I feel obligated to respond to your recent article about Barden Stevenot and his philanthropic efforts to protect Calaveras County.
At 48, a husband, father and law enforcement professional, I do have a vested interest in the issue of marijuana cultivation and how it will transform the county.
While it is admirable he was once a sergeant for the Angels Camp Police Department, I’m just not seeing the relevant connection between his experiences in law enforcement 50 years ago and what we as a community face today.
We should start by examining what our neighboring counties have decided is best. San Joaquin, Stanislaus, Tuolumne, and Amador counties have all implemented cultivation bans. Are we to believe that the stellar leadership in our county is so far ahead of the curve, so much more progressive, that they have successfully bestowed upon us their political prowess by allowing and encouraging cultivation?
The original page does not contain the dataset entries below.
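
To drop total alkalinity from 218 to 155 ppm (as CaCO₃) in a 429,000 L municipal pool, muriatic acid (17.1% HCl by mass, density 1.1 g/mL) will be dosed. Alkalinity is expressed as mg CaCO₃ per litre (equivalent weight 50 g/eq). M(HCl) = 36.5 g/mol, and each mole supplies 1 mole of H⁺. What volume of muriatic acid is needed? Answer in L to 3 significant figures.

105 L

Alkalinity to neutralize: (218 − 155) = 63 mg/L as CaCO₃ × 429,000 L = 27,030 g as CaCO₃.
Equivalents of H⁺ required: 27,030 ÷ 50 g/eq = 540.5 eq = 540.5 mol HCl.
Mass of HCl: 540.5 × 36.5 = 19,730 g.
Mass of 17.1% solution: 19,730 / 0.171 = 115,400 g.
Volume: 115,400 g ÷ 1.1 g/mL = 104,900 mL.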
If marijuana cultivation is our Board of Supervisors’ idea of how to answer the financial woes of this county, I will suggest that they are unfit to hold the positions they are in.
The reality is that many large-scale community issues are directly related to marijuana cultivation. The California Department of Forestry and Fire Protection reported on the recent fires that were started by dope growers, to include the fire on July 2 that shut down the majority of businesses in Angels Camp on one of the busiest holiday weekends of the year.
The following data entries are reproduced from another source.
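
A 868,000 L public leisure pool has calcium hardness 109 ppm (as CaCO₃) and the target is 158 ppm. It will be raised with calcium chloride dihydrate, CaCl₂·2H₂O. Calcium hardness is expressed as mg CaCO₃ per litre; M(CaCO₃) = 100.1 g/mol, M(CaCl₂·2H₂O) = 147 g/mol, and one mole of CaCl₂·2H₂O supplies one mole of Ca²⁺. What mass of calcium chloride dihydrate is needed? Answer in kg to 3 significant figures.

62.5 kg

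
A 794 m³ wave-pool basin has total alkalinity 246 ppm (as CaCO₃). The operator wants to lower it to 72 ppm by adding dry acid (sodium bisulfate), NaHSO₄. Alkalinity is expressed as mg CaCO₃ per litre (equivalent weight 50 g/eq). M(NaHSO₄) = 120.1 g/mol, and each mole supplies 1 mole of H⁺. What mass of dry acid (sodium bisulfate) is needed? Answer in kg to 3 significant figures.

Volume: 794 m³ = 794,000 L.
Alkalinity to neutralize: (246 − 72) = 174 mg/L as CaCO₃ × 794,000 L = 138,200 g as CaCO₃.
Equivalents of H⁺ required: 138,200 ÷ 50 g/eq = 2763 eq = 2763 mol NaHSO₄.
Mass of NaHSO₄: 2763 × 120.1 = 331,900 g.

332 kg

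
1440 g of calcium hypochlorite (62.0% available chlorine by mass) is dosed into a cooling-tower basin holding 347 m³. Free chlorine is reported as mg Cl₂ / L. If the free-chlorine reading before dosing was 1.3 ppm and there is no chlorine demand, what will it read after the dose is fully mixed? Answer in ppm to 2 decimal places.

3.87 ppm

Volume: 347 m³ = 347,000 L.
Available chlorine delivered: 1440 g × 0.62 = 892.8 g as Cl₂.
Concentration rise: 892.8 g / 347,000 L = 2.573 mg/L = 2.57 ppm.
Final FC: 1.3 + 2.57 = 3.87 ppm.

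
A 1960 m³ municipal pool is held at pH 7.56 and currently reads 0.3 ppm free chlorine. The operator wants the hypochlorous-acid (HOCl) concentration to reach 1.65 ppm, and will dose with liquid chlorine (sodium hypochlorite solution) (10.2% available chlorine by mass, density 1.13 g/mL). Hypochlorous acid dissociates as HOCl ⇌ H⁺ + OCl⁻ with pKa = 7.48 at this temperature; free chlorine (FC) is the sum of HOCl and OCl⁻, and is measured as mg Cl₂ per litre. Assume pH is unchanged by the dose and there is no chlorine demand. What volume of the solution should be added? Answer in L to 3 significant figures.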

Stevenot makes reference to County Counsel Megan Stedtfeld’s efforts to adopt local ordinances that regulate commercial cultivation. The reality is that along with those willing to fork over $5,000 to become regulated, there are many more who have flocked to our county to grow marijuana without registering. How many of the hundreds of “legitimate” grows have been inspected by county officials since they stepped into their newfound wealth?
From a public safety standpoint, all of this is a disaster for the people who live here that aren’t part of the marijuana culture. From the triple homicide in Rail Road Flat to the sheriff reportedly admitting that harvest season will be a free-for-all, there are current problems, and problems ahead that our illustrious board of supervisors is complicit in.
Due to my current stint in law enforcement, I’ve seen firsthand the residual effects of marijuana cultivation: hazardous chemicals dumped, thousands of feet of irrigation drip line and other trash left as litter, wholesale clearing of land to make room for plants, property rights infringed and public safety compromised. I have seen the residual, unseen and in most cases unreported consequences related to drug abuse, including the abuse of marijuana. There is a mental health crisis in this country and the legitimization of mind-altering substances that mask the root issues is not the answer to fostering a healthy community.
The fact that Stevenot does not share the “belief” that people are flocking to our county to grow weed is probably one of the most blatant examples of how out of touch he is with current events. Big money is coming here and snatching up land to make bigger money growing weed.
And as to law enforcement exaggerating reports of weapons being brandished, I will share two examples that I’m aware of: A longtime resident and property owner was recently accosted on his own property by a group that included at least one pointing a gun at his face. They demanded to know what he was doing on his own property. Another rancher who leases land for his cattle was met with similar circumstances: people armed with firearms demanding to know what his intentions were. These stories were shared with me by the people who were directly involved in the incidents and both incidents occurred in the county and have nothing to do with my position in law enforcement. I would encourage Stevenot to spend a little time at the local coffee shop. He’d more than likely hear more stories. I read that the sheriff stated these incidents are rare. So are triple homicides, and yet they happen.
California is currently in its fifth year of severe drought. I take exception to these growers stealing water for their plants. I’m personally aware of this occurring in Angels Camp and other places in the county. The idea that the ordinance that Stevenot proposes will solve criminal and other acts involving weed cultivation such as murder, theft, litter, the ultimate decline of property values, vigilante attitudes due to poor planning and infrastructure requirements etc. is laughable and naive.
Finally, there is the issue of the sheriff’s department utilizing any of the proceeds from the permit fees. This may be more of a moral issue than anything, but it’s an issue nonetheless. This county is so eager to jump on the money train that it apparently has forgotten that under existing state and federal law, it’s illegal for anyone to make a profit providing medical marijuana. With the sheriff’s department’s willing acceptance of funding related to marijuana cultivation permit fees, the top cop has effectively placed himself in the position of violating his oath of office. I believe it’s a sad statement of how far we’ve fallen.
The pro-weed bunch has moved from a position of “We need medicine” to a position of “We bring money.” How much are we willing to compromise for the power of the almighty dollar?